With a complete lockdown, it’s no news that outdoor sports and large scale sporting events took a backseat too. 

“The lockdown had been the hardest time for sports. Athletes, coaches, players and the staff were more than just affected,” says Alok Singh, head coach at LDA Cricket Stadium, Lucknow. The consequences of the pandemic are more than just the financial, mainly the athletes found it extremely challenging to maintain their workout routines. Failing this, several athletes have complained about sore muscles and a tense body. “I experienced severe muscle cramps and regular soreness as I wasn’t able to practice football during the lockdown period,” says Priyank Tiwari, an Uttar Pradesh state-level football player. Unable to  “We all used to do basic exercises to keep our bodies fit, however, we couldn’t follow the advanced ones”, mentions Singh. 

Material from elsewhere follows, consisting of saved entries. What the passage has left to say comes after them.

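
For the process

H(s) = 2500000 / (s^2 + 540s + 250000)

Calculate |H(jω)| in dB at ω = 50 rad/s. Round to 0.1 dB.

20.0 dB

At s = jω = j50:
quadratic: (j50)² + 540·j50 + 250000 = 247500 + j27000 → |·| ≈ 2.4897e+05, ∠ ≈ 6.23°
|H| = 2500000 / 2.4897e+05 ≈ 10.041
Gain = 20 log₁₀(10.041) ≈ 20.04 dB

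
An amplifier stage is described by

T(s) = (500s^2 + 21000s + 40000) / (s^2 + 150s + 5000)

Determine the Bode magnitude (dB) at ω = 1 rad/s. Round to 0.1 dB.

19.0 dB

Substitute s = j1:
Numerator: 500(j1)^2 + 21000(j1) + 40000 = 39500 + j21000
Denominator: (j1)^2 + 150(j1) + 5000 = 4999 + j150
|N| = √(39500² + 21000²) ≈ 44735, ∠N ≈ 28.00°
|D| = √(4999² + 150²) ≈ 5001.2, ∠D ≈ 1.72°
|T| = 44735 / 5001.2 ≈ 8.9449
Gain = 20 log₁₀(8.9449) ≈ 19.03 dB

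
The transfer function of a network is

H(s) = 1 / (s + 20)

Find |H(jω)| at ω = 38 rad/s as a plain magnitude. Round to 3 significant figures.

0.0233

Substitute s = j38:
Numerator: 1 = 1 + j0
Denominator: (j38) + 20 = 20 + j38
|N| = √(1² + 0²) ≈ 1, ∠N ≈ 0.00°
|D| = √(20² + 38²) ≈ 42.942, ∠D ≈ 62.24°
|H| = 1 / 42.942 ≈ 0.023287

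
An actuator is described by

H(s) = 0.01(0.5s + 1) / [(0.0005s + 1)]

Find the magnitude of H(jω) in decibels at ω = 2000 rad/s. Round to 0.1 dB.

At ω = 2000 rad/s:
zero (1 + j2000·0.5) = 1 + j1000 → |·| ≈ 1000, ∠ ≈ 89.94°
pole (1 + j2000·0.0005) = 1 + j1 → |·| ≈ 1.4142, ∠ ≈ 45.00°
|H| = 0.01 · 1000 / (1.4142) ≈ 7.0711
Gain = 20 log₁₀(7.0711) ≈ 16.99 dB

17.0 dB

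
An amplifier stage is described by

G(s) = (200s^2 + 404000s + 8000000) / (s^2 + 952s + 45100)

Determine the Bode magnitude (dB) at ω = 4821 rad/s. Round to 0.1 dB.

46.6 dB

Substitute s = j4821:
Numerator: 200(j4821)^2 + 404000(j4821) + 8000000 = -4640408200 + j1947684000
Denominator: (j4821)^2 + 952(j4821) + 45100 = -23196941 + j4589592
|N| = √(4640408200² + 1947684000²) ≈ 5.0326e+09, ∠N ≈ 157.23°
|D| = √(23196941² + 4589592²) ≈ 2.3647e+07, ∠D ≈ 168.81°
|G| = 5.0326e+09 / 2.3647e+07 ≈ 212.82
Gain = 20 log₁₀(212.82) ≈ 46.56 dB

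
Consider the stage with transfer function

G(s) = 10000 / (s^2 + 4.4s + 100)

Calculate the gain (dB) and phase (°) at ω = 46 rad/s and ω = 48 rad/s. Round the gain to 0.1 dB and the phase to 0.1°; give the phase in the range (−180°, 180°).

At s = jω = j46:
quadratic: (j46)² + 4.4·j46 + 100 = -2016 + j202.4 → |·| ≈ 2026.1, ∠ ≈ 174.27°
|G| = 10000 / 2026.1 ≈ 4.9356
Gain = 20 log₁₀(4.9356) ≈ 13.87 dB
∠G = 0.00° − 174.27° = -174.27°

At s = jω = j48:
quadratic: (j48)² + 4.4·j48 + 100 = -2204 + j211.2 → |·| ≈ 2214.1, ∠ ≈ 174.53°
|G| = 10000 / 2214.1 ≈ 4.5165
Gain = 20 log₁₀(4.5165) ≈ 13.10 dB
∠G = 0.00° − 174.53° = -174.53°

ω = 46: 13.9 dB, -174.3°; ω = 48: 13.1 dB, -174.5°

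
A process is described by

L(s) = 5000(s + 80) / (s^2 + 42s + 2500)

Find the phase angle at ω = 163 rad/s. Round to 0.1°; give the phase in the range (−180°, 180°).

-100.3°

At s = jω = j163:
zero (s+80): 80 + j163 → |·| = √(80²+163²) = √32969 ≈ 181.57, ∠ = arctan(163/80) ≈ 63.86°
quadratic: (j163)² + 42·j163 + 2500 = -24069 + j6846 → |·| ≈ 25024, ∠ ≈ 164.12°
∠L = 63.86° − 164.12° = -100.26°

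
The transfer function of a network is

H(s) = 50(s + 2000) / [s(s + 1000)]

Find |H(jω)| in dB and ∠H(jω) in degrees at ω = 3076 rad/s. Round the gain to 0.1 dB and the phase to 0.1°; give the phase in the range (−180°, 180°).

-34.7 dB, -105.0°

At s = jω = j3076:
zero (s+2000): 2000 + j3076 → |·| = √(2000²+3076²) = √13461776 ≈ 3669, ∠ = arctan(3076/2000) ≈ 56.97°
pole (s+1000): 1000 + j3076 → |·| = √(1000²+3076²) = √10461776 ≈ 3234.5, ∠ = arctan(3076/1000) ≈ 71.99°
pole at origin: |s| = 3076, ∠ = 90.00° (in denominator)
|H| = 50 · 3669 / 9.9493e+06 ≈ 0.018438
Gain = 20 log₁₀(0.018438) ≈ -34.69 dB
∠H = 56.97° − 161.99° = -105.02°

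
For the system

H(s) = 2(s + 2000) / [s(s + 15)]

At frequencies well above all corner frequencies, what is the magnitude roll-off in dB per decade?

-20 dB/decade

Each pole contributes −20 dB/decade at high frequency; each zero contributes +20 dB/decade.
Net: 1 zero(s) − 2 pole(s) → -20 dB/decade.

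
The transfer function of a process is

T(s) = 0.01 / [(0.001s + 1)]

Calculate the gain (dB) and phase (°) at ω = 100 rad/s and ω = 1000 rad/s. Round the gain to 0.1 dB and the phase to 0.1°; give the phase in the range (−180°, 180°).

ω = 100: -40.0 dB, -5.7°; ω = 1000: -43.0 dB, -45.0°

At ω = 100 rad/s:
pole (1 + j100·0.001) = 1 + j0.1 → |·| ≈ 1.005, ∠ ≈ 5.71°
|T| = 0.01 · 1 / (1.005) ≈ 0.0099502
Gain = 20 log₁₀(0.0099502) ≈ -40.04 dB
∠T = (0°) − (5.71°) = -5.71°

At ω = 1000 rad/s:
pole (1 + j1000·0.001) = 1 + j1 → |·| ≈ 1.4142, ∠ ≈ 45.00°
|T| = 0.01 · 1 / (1.4142) ≈ 0.0070711
Gain = 20 log₁₀(0.0070711) ≈ -43.01 dB
∠T = (0°) − (45.00°) = -45.00°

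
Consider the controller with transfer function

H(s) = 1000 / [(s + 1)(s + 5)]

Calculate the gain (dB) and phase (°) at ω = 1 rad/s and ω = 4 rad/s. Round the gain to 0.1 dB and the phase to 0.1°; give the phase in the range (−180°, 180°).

At s = jω = j1:
pole (s+1): 1 + j1 → |·| = √(1²+1²) = √2 ≈ 1.4142, ∠ = arctan(1/1) ≈ 45.00°
pole (s+5): 5 + j1 → |·| = √(5²+1²) = √26 ≈ 5.099, ∠ = arctan(1/5) ≈ 11.31°
|H| = 1000 / 7.211 ≈ 138.68
Gain = 20 log₁₀(138.68) ≈ 42.84 dB
∠H = 0.00° − 56.31° = -56.31°

At s = jω = j4:
pole (s+1): 1 + j4 → |·| = √(1²+4²) = √17 ≈ 4.1231, ∠ = arctan(4/1) ≈ 75.96°
pole (s+5): 5 + j4 → |·| = √(5²+4²) = √41 ≈ 6.4031, ∠ = arctan(4/5) ≈ 38.66°
|H| = 1000 / 26.401 ≈ 37.877
Gain = 20 log₁₀(37.877) ≈ 31.57 dB
∠H = 0.00° − 114.62° = -114.62°

ω = 1: 42.8 dB, -56.3°; ω = 4: 31.6 dB, -114.6°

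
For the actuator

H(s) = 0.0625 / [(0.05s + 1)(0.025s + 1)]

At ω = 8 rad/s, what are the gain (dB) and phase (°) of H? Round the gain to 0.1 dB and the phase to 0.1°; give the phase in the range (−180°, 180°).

At ω = 8 rad/s:
pole (1 + j8·0.05) = 1 + j0.4 → |·| ≈ 1.077, ∠ ≈ 21.80°
pole (1 + j8·0.025) = 1 + j0.2 → |·| ≈ 1.0198, ∠ ≈ 11.31°
|H| = 0.0625 · 1 / (1.077 · 1.0198) ≈ 0.056905
Gain = 20 log₁₀(0.056905) ≈ -24.90 dB
∠H = (0°) − (21.80° + 11.31°) = -33.11°

-24.9 dB, -33.1°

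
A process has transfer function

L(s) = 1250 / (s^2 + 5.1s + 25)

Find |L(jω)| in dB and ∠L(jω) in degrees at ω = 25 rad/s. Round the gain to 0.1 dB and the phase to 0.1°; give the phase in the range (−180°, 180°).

At s = jω = j25:
quadratic: (j25)² + 5.1·j25 + 25 = -600 + j127.5 → |·| ≈ 613.4, ∠ ≈ 168.00°
|L| = 1250 / 613.4 ≈ 2.0378
Gain = 20 log₁₀(2.0378) ≈ 6.18 dB
∠L = 0.00° − 168.00° = -168.00°

6.2 dB, -168.0°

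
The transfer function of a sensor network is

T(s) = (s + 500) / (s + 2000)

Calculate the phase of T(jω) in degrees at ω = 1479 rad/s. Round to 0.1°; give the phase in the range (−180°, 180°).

At s = jω = j1479:
zero (s+500): 500 + j1479 → |·| = √(500²+1479²) = √2437441 ≈ 1561.2, ∠ = arctan(1479/500) ≈ 71.32°
pole (s+2000): 2000 + j1479 → |·| = √(2000²+1479²) = √6187441 ≈ 2487.5, ∠ = arctan(1479/2000) ≈ 36.48°
∠T = 71.32° − 36.48° = 34.84°

34.8°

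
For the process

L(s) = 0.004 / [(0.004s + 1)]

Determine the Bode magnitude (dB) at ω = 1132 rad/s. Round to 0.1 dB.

-61.3 dB

At ω = 1132 rad/s:
pole (1 + j1132·0.004) = 1 + j4.528 → |·| ≈ 4.6371, ∠ ≈ 77.55°
|L| = 0.004 · 1 / (4.6371) ≈ 0.00086261
Gain = 20 log₁₀(0.00086261) ≈ -61.28 dB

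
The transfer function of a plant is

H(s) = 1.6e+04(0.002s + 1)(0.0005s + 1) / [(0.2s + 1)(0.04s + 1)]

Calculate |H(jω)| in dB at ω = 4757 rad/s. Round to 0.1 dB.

At ω = 4757 rad/s:
zero (1 + j4757·0.002) = 1 + j9.514 → |·| ≈ 9.5664, ∠ ≈ 84.00°
zero (1 + j4757·0.0005) = 1 + j2.3785 → |·| ≈ 2.5802, ∠ ≈ 67.20°
pole (1 + j4757·0.2) = 1 + j951.4 → |·| ≈ 951.4, ∠ ≈ 89.94°
pole (1 + j4757·0.04) = 1 + j190.28 → |·| ≈ 190.28, ∠ ≈ 89.70°
|H| = 1.6e+04 · 9.5664 · 2.5802 / (951.4 · 190.28) ≈ 2.1816
Gain = 20 log₁₀(2.1816) ≈ 6.78 dB

6.8 dB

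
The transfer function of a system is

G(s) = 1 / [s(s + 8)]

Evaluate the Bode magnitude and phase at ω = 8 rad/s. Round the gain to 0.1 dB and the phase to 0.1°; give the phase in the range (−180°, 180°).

-39.1 dB, -135.0°

At s = jω = j8:
pole (s+8): 8 + j8 → |·| = √(8²+8²) = √128 ≈ 11.314, ∠ = arctan(8/8) ≈ 45.00°
pole at origin: |s| = 8, ∠ = 90.00° (in denominator)
|G| = 1 / 90.512 ≈ 0.011048
Gain = 20 log₁₀(0.011048) ≈ -39.13 dB
∠G = 0.00° − 135.00° = -135.00°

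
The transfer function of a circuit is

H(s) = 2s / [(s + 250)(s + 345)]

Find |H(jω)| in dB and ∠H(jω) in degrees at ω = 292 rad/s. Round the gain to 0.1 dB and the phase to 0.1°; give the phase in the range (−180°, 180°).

-49.5 dB, 0.3°

At s = jω = j292:
zero at origin: s = j292 → |·| = 292, ∠ = 90.00°
pole (s+250): 250 + j292 → |·| = √(250²+292²) = √147764 ≈ 384.4, ∠ = arctan(292/250) ≈ 49.43°
pole (s+345): 345 + j292 → |·| = √(345²+292²) = √204289 ≈ 451.98, ∠ = arctan(292/345) ≈ 40.24°
|H| = 2 · 292 / 1.7374e+05 ≈ 0.0033613
Gain = 20 log₁₀(0.0033613) ≈ -49.47 dB
∠H = 90.00° − 89.67° = 0.33°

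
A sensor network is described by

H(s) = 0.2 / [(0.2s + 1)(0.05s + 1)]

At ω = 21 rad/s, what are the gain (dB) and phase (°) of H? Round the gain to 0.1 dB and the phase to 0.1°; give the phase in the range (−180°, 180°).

At ω = 21 rad/s:
pole (1 + j21·0.2) = 1 + j4.2 → |·| ≈ 4.3174, ∠ ≈ 76.61°
pole (1 + j21·0.05) = 1 + j1.05 → |·| ≈ 1.45, ∠ ≈ 46.40°
|H| = 0.2 · 1 / (4.3174 · 1.45) ≈ 0.031948
Gain = 20 log₁₀(0.031948) ≈ -29.91 dB
∠H = (0°) − (76.61° + 46.40°) = -123.01°

-29.9 dB, -123.0°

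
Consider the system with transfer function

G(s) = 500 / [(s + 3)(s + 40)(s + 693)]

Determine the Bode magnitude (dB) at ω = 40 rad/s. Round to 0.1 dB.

-70.0 dB

At s = jω = j40:
pole (s+3): 3 + j40 → |·| = √(3²+40²) = √1609 ≈ 40.112, ∠ = arctan(40/3) ≈ 85.71°
pole (s+40): 40 + j40 → |·| = √(40²+40²) = √3200 ≈ 56.569, ∠ = arctan(40/40) ≈ 45.00°
pole (s+693): 693 + j40 → |·| = √(693²+40²) = √481849 ≈ 694.15, ∠ = arctan(40/693) ≈ 3.30°
|G| = 500 / 1.5751e+06 ≈ 0.00031744
Gain = 20 log₁₀(0.00031744) ≈ -69.97 dB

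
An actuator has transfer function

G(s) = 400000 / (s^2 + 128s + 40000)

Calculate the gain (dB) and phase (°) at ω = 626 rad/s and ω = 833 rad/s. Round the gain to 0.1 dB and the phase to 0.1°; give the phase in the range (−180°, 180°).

At s = jω = j626:
quadratic: (j626)² + 128·j626 + 40000 = -351876 + j80128 → |·| ≈ 3.6088e+05, ∠ ≈ 167.17°
|G| = 400000 / 3.6088e+05 ≈ 1.1084
Gain = 20 log₁₀(1.1084) ≈ 0.89 dB
∠G = 0.00° − 167.17° = -167.17°

At s = jω = j833:
quadratic: (j833)² + 128·j833 + 40000 = -653889 + j106624 → |·| ≈ 6.6253e+05, ∠ ≈ 170.74°
|G| = 400000 / 6.6253e+05 ≈ 0.60375
Gain = 20 log₁₀(0.60375) ≈ -4.38 dB
∠G = 0.00° − 170.74° = -170.74°

ω = 626: 0.9 dB, -167.2°; ω = 833: -4.4 dB, -170.7°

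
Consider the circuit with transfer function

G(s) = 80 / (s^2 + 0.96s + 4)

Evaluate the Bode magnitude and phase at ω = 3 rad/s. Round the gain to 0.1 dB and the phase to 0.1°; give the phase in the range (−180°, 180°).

22.8 dB, -150.1°

At s = jω = j3:
quadratic: (j3)² + 0.96·j3 + 4 = -5 + j2.88 → |·| ≈ 5.7701, ∠ ≈ 150.06°
|G| = 80 / 5.7701 ≈ 13.865
Gain = 20 log₁₀(13.865) ≈ 22.84 dB
∠G = 0.00° − 150.06° = -150.06°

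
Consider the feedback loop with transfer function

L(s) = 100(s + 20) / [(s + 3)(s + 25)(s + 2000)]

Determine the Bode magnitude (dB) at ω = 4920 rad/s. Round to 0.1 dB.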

With the stadiums and grounds reopening after taking sanitisation measures, the sports sector has finally got some relief. One major protocol being followed is ‘bio-secure bubbles’ i.e. completely isolating the staff and the players from the outside world, with regular monitoring of their health. Singh remarks that this is perhaps not the best idea, “Biosecure bubbles affect the mental health of the players and in turn affect their performances.” With strict isolation and heavy regulations imposed, the mental health of the players deteriorates. But, as normal precautions like masks and social distancing cannot be followed such bubbles are the only means to keep a check. 

Another key aspect is the absence of a live audience which slackens the morale of the players. “It feels disheartening to see empty stands with no one cheering for us or celebrating when we score”, exclaims Tiwari. Online platforms may be a boon, but only for the viewers. 

The aftermath of the pandemic for the sports industry still shows marring of its functioning. Especially, the sports at the local, regional and state level are failing to keep themselves afloat. 

“Certain major changes like modulating the types and techniques of exercises for the players have to be incorporated so that in case of next lockdown, they don’t suffer.”, concludes Mr Singh. Certainly, sports is something we all love, but organizing it or preparing for it on any level becomes extremely challenging. A few reforms can eliminate certain challenges, but not completely put the sector out of risk during such times of pandemic.